The program was carried on WOSC in Ocean City, Maryland, from 2003 to 2004; on WCHH in Baltimore, Maryland, from May 2008 to November 2009; and on WBWZ in the Hudson Valley of New York until 2017. Beginning in January 2014, the show was briefly heard on AM talk radio station WOR in New York after that station's purchase by iHeartMedia, along with the DC and Richmond FM stations. The show made plans to leave the DC101 studios and relocate to New York. However, after citing that "significant changes" would be needed for the show to succeed in NYC, it was announced that the show would no longer be carried on WOR; in reality, the show and its audience flow proved to be an ill fit for the older-skewing AM station.

On December 22, 2021, it was announced that the show would be carried by KRBZ in Kansas City. On April 6, 2022, it was announced that the show would once again be heard in New York City, this time on alternative rock station WNYL 92.3 FM. While the originating station, DC101, is owned by iHeartMedia, the New York, Kansas City and Richmond affiliates are owned by Audacy, Inc. The Atlanta affiliate is owned by Cumulus Media. On October 27, 2022, WNYL started simulcasting all-news 1010 WINS and stopped carrying the show. On December 1, WNNX in Atlanta dropped the show after eight months.
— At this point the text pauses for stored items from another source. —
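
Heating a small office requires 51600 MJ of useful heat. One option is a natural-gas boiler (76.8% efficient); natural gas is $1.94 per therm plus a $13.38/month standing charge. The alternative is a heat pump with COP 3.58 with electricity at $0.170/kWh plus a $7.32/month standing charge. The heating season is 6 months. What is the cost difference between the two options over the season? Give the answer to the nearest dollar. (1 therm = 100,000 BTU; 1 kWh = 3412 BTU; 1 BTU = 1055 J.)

Heat load = 51600 MJ = 51,600,000,000 J / 1055 = 48,909,953 BTU
Gas: input = 48,909,953 / 0.768 = 63,684,834 BTU = 636.8 therm → 636.8 × $1.94 = $1,235.49; + 6 × $13.38 standing = $1,315.77
Heat pump: 48,909,953 BTU / 3412 = 14,330 kWh heat; / 3.58 = 4,004 kWh in → × $0.170 = $680.70; + 6 × $7.32 standing = $724.62
Difference = |$1,315.77 − $724.62| = $591.15 ≈ $591

$591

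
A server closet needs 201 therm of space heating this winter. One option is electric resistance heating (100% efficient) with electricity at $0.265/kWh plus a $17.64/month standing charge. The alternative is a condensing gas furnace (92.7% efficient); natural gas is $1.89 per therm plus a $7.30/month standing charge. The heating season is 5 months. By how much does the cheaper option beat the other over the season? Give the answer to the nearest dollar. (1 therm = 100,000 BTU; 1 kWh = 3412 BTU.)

$1203

Heat load = 201 therm × 100,000 = 20,100,000 BTU
Gas: input = 20,100,000 / 0.927 = 21,682,848 BTU = 216.8 therm → 216.8 × $1.89 = $409.81; + 5 × $7.30 standing = $446.31
Electric: 20,100,000 BTU / 3412 = 5,891 kWh → × $0.265 = $1,561.11; + 5 × $17.64 standing = $1,649.31
Difference = |$446.31 − $1,649.31| = $1,203.00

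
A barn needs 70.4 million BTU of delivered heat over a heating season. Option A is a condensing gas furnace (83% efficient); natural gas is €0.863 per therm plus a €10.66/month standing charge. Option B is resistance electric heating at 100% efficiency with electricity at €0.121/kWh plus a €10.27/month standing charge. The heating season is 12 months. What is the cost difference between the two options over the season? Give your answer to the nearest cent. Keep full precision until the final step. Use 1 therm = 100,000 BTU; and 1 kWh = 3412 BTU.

€1759.93

Heat load = 70.4 × 10⁶ BTU = 70,400,000 BTU
Gas: input = 70,400,000 / 0.83 = 84,819,277 BTU = 848.2 therm → 848.2 × €0.863 = €731.99; + 12 × €10.66 standing = €859.91
Electric: 70,400,000 BTU / 3412 = 20,630 kWh → × €0.121 = €2,496.60; + 12 × €10.27 standing = €2,619.84
Difference = |€859.91 − €2,619.84| = €1,759.93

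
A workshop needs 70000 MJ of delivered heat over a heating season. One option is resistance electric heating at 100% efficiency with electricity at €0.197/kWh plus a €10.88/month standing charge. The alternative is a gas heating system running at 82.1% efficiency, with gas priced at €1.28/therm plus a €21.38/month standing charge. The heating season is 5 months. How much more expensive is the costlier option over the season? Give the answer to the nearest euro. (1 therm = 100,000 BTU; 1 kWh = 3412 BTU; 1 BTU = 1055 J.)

Heat load = 70000 MJ = 70,000,000,000 J / 1055 = 66,350,711 BTU
Gas: input = 66,350,711 / 0.821 = 80,816,944 BTU = 808.2 therm → 808.2 × €1.28 = €1,034.46; + 5 × €21.38 standing = €1,141.36
Electric: 66,350,711 BTU / 3412 = 19,450 kWh → × €0.197 = €3,830.92; + 5 × €10.88 standing = €3,885.32
Difference = |€1,141.36 − €3,885.32| = €2,743.96 ≈ €2744

€2744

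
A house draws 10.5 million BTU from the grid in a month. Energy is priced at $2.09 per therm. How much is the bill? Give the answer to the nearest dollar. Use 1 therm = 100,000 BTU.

$219

10.5 million BTU × (10 therm/million BTU) = 105 therm
Cost = 105 therm × $2.09/therm = $219.45 ≈ $219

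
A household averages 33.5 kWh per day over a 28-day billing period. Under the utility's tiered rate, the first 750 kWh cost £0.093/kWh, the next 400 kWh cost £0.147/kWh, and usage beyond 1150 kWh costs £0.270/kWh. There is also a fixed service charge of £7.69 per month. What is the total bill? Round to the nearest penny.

£105.08

Usage = 33.5 kWh/day × 28 days = 938 kWh
First 750 kWh × £0.093 = £69.75
Next 188 kWh × £0.147 = £27.64
Remaining tier: 0 kWh (not reached)
Energy charge = £97.39; + service £7.69 = £105.08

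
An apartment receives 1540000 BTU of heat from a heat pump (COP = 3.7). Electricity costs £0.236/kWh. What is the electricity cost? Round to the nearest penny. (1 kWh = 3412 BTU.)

Heat delivered = 1,540,000 BTU / 3412 = 451.3 kWh
Electrical input = 451.3 kWh / 3.7 = 122 kWh
Cost = 122 × £0.236/kWh = £28.79

£28.79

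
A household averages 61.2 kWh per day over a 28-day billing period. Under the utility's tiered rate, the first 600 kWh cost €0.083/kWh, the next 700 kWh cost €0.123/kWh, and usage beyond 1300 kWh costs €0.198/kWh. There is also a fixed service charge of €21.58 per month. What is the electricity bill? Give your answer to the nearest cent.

Usage = 61.2 kWh/day × 28 days = 1713.6 kWh
First 600 kWh × €0.083 = €49.80
Next 700 kWh × €0.123 = €86.10
Remaining 413.6 kWh × €0.198 = €81.89
Energy charge = €217.79; + service €21.58 = €239.37

€239.37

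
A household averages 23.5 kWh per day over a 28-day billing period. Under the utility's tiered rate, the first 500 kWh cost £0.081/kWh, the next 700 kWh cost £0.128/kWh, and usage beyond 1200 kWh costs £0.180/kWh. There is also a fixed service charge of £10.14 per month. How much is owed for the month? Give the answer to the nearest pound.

Usage = 23.5 kWh/day × 28 days = 658 kWh
First 500 kWh × £0.081 = £40.50
Next 158 kWh × £0.128 = £20.22
Remaining tier: 0 kWh (not reached)
Energy charge = £60.72; + service £10.14 = £70.86 ≈ £71

£71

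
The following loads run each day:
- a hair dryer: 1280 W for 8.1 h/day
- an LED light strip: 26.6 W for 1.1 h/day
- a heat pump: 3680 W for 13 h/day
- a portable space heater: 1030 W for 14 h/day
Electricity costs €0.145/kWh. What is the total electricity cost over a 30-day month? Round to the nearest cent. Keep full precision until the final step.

€316.06

hair dryer: 1280 W × 8.1 h × 30 d = 311,040 Wh = 311 kWh
LED light strip: 26.6 W × 1.1 h × 30 d = 878 Wh = 0.8778 kWh
heat pump: 3680 W × 13 h × 30 d = 1,435,200 Wh = 1,435 kWh
portable space heater: 1030 W × 14 h × 30 d = 432,600 Wh = 432.6 kWh
Total energy = 311 + 0.8778 + 1,435 + 432.6 = 2,180 kWh
Cost = 2,180 kWh × €0.145 = €316.06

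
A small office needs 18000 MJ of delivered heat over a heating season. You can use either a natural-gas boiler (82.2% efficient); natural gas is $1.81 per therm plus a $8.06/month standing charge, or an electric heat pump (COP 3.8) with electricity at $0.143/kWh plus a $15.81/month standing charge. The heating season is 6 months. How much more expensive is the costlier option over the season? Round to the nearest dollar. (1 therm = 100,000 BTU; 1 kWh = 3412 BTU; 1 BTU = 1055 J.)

Heat load = 18000 MJ = 18,000,000,000 J / 1055 = 17,061,611 BTU
Gas: input = 17,061,611 / 0.822 = 20,756,218 BTU = 207.6 therm → 207.6 × $1.81 = $375.69; + 6 × $8.06 standing = $424.05
Heat pump: 17,061,611 BTU / 3412 = 5,000 kWh heat; / 3.8 = 1,316 kWh in → × $0.143 = $188.18; + 6 × $15.81 standing = $283.04
Difference = |$424.05 − $283.04| = $141.01 ≈ $141

$141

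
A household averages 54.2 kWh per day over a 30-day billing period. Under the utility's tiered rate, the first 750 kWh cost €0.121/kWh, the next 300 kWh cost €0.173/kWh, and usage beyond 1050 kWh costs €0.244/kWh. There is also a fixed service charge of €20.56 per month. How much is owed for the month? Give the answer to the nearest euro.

€304

Usage = 54.2 kWh/day × 30 days = 1626 kWh
First 750 kWh × €0.121 = €90.75
Next 300 kWh × €0.173 = €51.90
Remaining 576 kWh × €0.244 = €140.54
Energy charge = €283.19; + service €20.56 = €303.75 ≈ €304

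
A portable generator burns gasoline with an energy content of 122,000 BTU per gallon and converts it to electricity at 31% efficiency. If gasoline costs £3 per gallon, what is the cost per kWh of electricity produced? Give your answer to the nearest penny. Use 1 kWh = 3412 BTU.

Electrical output per gallon = 122,000 BTU × 0.31 / 3412 BTU/kWh = 11.08 kWh
Cost per kWh = £3 / 11.08 kWh = £0.271

£0.27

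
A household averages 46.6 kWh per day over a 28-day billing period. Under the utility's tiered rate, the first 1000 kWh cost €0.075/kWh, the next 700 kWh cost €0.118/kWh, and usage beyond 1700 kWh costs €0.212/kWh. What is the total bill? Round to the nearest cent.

Usage = 46.6 kWh/day × 28 days = 1304.8 kWh
First 1000 kWh × €0.075 = €75.00
Next 304.8 kWh × €0.118 = €35.97
Remaining tier: 0 kWh (not reached)
Total = €110.97

€110.97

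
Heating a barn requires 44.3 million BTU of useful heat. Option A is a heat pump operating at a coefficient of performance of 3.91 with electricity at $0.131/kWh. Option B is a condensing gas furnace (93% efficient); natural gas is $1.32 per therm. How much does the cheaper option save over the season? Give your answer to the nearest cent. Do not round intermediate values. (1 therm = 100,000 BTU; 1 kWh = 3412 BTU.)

$193.77

Heat load = 44.3 × 10⁶ BTU = 44,300,000 BTU
Gas: input = 44,300,000 / 0.93 = 47,634,409 BTU = 476.3 therm → 476.3 × $1.32 = $628.77
Heat pump: 44,300,000 BTU / 3412 = 12,980 kWh heat; / 3.91 = 3,321 kWh in → × $0.131 = $435.00
Difference = |$628.77 − $435.00| = $193.77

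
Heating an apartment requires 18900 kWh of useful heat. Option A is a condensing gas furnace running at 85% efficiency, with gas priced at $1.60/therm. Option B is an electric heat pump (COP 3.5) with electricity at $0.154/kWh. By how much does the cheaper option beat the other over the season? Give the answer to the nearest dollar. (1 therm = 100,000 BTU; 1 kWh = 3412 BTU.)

Heat load = 18900 kWh × 3412 = 64,486,800 BTU
Gas: input = 64,486,800 / 0.85 = 75,866,824 BTU = 758.7 therm → 758.7 × $1.60 = $1,213.87
Heat pump: 64,486,800 BTU / 3412 = 18,900 kWh heat; / 3.5 = 5,400 kWh in → × $0.154 = $831.60
Difference = |$1,213.87 − $831.60| = $382.27 ≈ $382

$382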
In January 2023, KRBZ dropped the show after one year.

==Controversies==
===White House stunt===
On the morning of February 8, 2001, Elliot Segal sent Bryan "Flounder" Schlossberg to the south fence of the White House, where a gunman had been shot and arrested the previous day, offering passersby to a "free shot of bush." The "bush" in question was an anatomical reference in connection to a spread of porn magazines that were on display. Flounder was connected to the airwaves via cell phone when the Secret Service surrounded him and demanded that he hang up the phone. In the end, Flounder avoided being taken into custody, but was however banned from the grounds of the White House indefinitely.

===Bishop O'Connell High School===

The morning of May 7, 2002, two sixteen-year-old O'Connell students called the show to be considered in a contest whose winners were to be cage dancers at an upcoming Kid Rock concert at George Mason University's Patriot Center. Instead, goaded by Elliot, they discussed alleged sexual activity at O'Connell. The students claimed to be eighteen. The two discussed giving oral sex to lines of boys in the hallway and having intercourse in stairwells and closets. They implied these acts occurred during a typical school day. The students, who had used false names on air, were suspended the same day for their comments. The principal addressed the student body on the PA system and discussed the immorality of Mr. Segal's radio show. The following day (May 8), Mr. Segal, angered by the students' suspension, personally insulted the principal on air, making lewd remarks about his family and his sexual activity. He also mocked the school's mission statement, specifically what he considered to be a hypocritical statement that their educational environment is "rooted in the life of Christ." The two days of broadcasting were ruled indecent by the Federal Communications Commission (FCC). As a result, in October 2003, sixteen months after the incident, DC101's parent company Clear Channel Communications was fined $55,000.